THE ANGEL OF THE GLADE

by Scott Mackay

Pub Date: Aug. 1st, 2009
ISBN: 978-0-7278-6753-7
Publisher: Severn House

In a small town where everybody knows everybody, somebody knew Charlotte Scott all too well.

It’s 1902. Though she’s only 17, Charlotte already bids fair to become one of the leading citizens of Fairfield, N.Y. Even though she’s young, pretty and obviously talented, Charlotte never gets to be the famous actress she thought she was destined to be. In fact, she never gets to be 18. Following a triumphant performance as the leading lady of her high-school drama company, Charlotte is fatally poisoned by someone insidiously clever and exceedingly cruel. Newly arrived Dr. Clyde Deacon reacts to the young woman’s untimely death in a way just a bit odd. But then Doc Deacon is no ordinary physician. In the eyes of his old friend Sheriff Stanley Armstrong, he’s the very stuff of sleuths.
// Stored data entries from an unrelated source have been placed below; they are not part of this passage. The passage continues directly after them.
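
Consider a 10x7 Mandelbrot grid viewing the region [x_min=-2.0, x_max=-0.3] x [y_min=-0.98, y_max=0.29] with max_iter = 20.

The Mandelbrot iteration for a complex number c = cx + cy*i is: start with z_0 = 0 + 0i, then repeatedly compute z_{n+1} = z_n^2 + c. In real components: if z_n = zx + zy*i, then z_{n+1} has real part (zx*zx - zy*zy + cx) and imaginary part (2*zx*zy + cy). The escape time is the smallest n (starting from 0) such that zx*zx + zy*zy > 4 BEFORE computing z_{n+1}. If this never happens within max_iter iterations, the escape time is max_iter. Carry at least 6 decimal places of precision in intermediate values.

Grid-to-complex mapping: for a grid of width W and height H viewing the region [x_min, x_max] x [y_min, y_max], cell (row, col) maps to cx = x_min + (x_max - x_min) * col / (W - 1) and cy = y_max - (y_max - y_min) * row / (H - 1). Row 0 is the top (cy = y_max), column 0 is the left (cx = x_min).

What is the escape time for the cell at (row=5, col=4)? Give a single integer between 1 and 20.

z_0 = 0 + 0i, c = -1.2444 + -0.7683i
Iter 1: z = -1.2444 + -0.7683i, |z|^2 = 2.1390
Iter 2: z = -0.2861 + 1.1440i, |z|^2 = 1.3905
Iter 3: z = -2.4712 + -1.4230i, |z|^2 = 8.1319
Escaped at iteration 3

Answer: 3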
With a chronically heavy caseload—to say nothing of 12 children, including a newborn—Sheriff Armstrong is both distracted and hard-pressed for help. Willy-nilly, Doc Dalton becomes Deputy Dalton and is assigned to Charlotte’s murder. As his investigation deepens, he discovers that bright and beautiful Charlotte had an unpleasantly dark side to her, that she was wildly ambitious, and that, disconcertingly, nobody really knew Charlotte, except perhaps for the person who killed her.

Plodding and predictable. Mackay (Old Scores, 2003, etc.) deploys prose as unadorned as his plot. Both of them could have used some adornment.